Demand Not Excused and Case Dismissed
A decision from the New York Supreme Court in Danial v. Monasebian (N.Y. Supreme Oct. 11, 2016) demonstrates that the “demand requirement” requires either a clear demand, or clear reasons why the demand was futile. In that case, a member seeking to recover some $550,000 in payments that she alleged were wrongfully made to a company controlled by one of the managers was dismissed for failure to meet the demand requirements.
Danial was a member in of 260 West Managing Member LLC, which owned real estate. Under the company’s operating agreements, the mangers had the right to appoint a company controlled by one of the managers as the real estate manager of the property. In December 2013, the plaintiff demanded access to various financial records and ultimately brought suit alleging that the defendant had diverted $555,000 to a company that he controlled.

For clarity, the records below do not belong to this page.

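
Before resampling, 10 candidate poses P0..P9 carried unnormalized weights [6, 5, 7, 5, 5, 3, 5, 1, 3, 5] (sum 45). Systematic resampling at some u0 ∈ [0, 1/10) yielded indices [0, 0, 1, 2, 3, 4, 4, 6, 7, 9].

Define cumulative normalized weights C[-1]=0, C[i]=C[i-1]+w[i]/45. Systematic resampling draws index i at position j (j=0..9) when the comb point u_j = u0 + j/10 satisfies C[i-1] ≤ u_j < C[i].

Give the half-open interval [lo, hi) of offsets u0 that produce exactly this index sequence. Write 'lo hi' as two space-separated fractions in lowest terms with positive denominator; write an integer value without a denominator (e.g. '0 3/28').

C = [2/15, 11/45, 2/5, 23/45, 28/45, 31/45, 4/5, 37/45, 8/9, 1]
j=0 picked index 0: u0 ∈ [0, 2/15)
j=1 picked index 0: u0 ∈ [-1/10, 1/30)
j=2 picked index 1: u0 ∈ [-1/15, 2/45)
j=3 picked index 2: u0 ∈ [-1/18, 1/10)
j=4 picked index 3: u0 ∈ [0, 1/9)
j=5 picked index 4: u0 ∈ [1/90, 11/90)
j=6 picked index 4: u0 ∈ [-4/45, 1/45)
j=7 picked index 6: u0 ∈ [-1/90, 1/10)
j=8 picked index 7: u0 ∈ [0, 1/45)
j=9 picked index 9: u0 ∈ [-1/90, 1/10)
intersection: [1/90, 1/45)

1/90 1/45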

The Demand Requirement in LLC Derivative LItigation
The defendants moved to dismiss, arguing that plaintiff had not made a demand on the defendants, nor pleaded that making a demand would be futile. (The majority receiving a demand to sue the manager would be entitled to exercise its judgment about whether to bring the lawsuit. The majority is within its rights in responding to a demand if it investigates the claim in good faith and decides to do nothing further.)

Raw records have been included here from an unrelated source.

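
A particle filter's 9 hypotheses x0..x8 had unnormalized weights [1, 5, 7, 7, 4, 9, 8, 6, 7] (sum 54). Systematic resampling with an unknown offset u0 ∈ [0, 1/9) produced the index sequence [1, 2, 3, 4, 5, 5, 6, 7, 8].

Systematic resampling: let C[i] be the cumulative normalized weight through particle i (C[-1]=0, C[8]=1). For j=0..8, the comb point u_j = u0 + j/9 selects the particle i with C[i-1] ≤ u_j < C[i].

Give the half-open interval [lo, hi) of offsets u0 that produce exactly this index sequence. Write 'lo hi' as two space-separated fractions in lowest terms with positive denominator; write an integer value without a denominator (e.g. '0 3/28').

1/27 1/18

C = [1/54, 1/9, 13/54, 10/27, 4/9, 11/18, 41/54, 47/54, 1]
j=0 picked index 1: u0 ∈ [1/54, 1/9)
j=1 picked index 2: u0 ∈ [0, 7/54)
j=2 picked index 3: u0 ∈ [1/54, 4/27)
j=3 picked index 4: u0 ∈ [1/27, 1/9)
j=4 picked index 5: u0 ∈ [0, 1/6)
j=5 picked index 5: u0 ∈ [-1/9, 1/18)
j=6 picked index 6: u0 ∈ [-1/18, 5/54)
j=7 picked index 7: u0 ∈ [-1/54, 5/54)
j=8 picked index 8: u0 ∈ [-1/54, 1/9)
intersection: [1/27, 1/18)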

The demand requirement, the court noted, “relieves courts of unduly intruding into matters of corporate governance by first allowing the directors themselves to address the alleged abuses.”
When Demand is Excused
The plaintiff alleged both that demand was futile and that its prior correspondence with the majority constituted a demand. The court began by reviewing the standards for demand futility:
Demand is deemed futile and thus excused in the following three situations when alleged with particularity by a plaintiff: 1) a majority of the board of directors either has a self-interest in the challenged transaction or is controlled by a self-interested director; 2) the board of directors did not fully inform themselves about the challenged transaction to a “reasonably appropriate” extent; and 3) the challenged transaction was so egregious that “it could not have been the product of sound business judgment.”
In order to meet the requirement for demand futility, the plaintiff must plead particularized facts that establish the circumstances excusing a demand. The plaintiff had failed to meet these requirements. The assertion that the board was under the control of one manager who was a target of the lawsuit was not supported by particularized facts. They court noted that no New York decision has inferred such control from the sole fact that they were family members.
The allegations of futility were also contrary to the authority granted by the operating agreement, since the management fees were authorized. Similarly, letters to the majority that did not demand a lawsuit did not meet the requirements for a demand.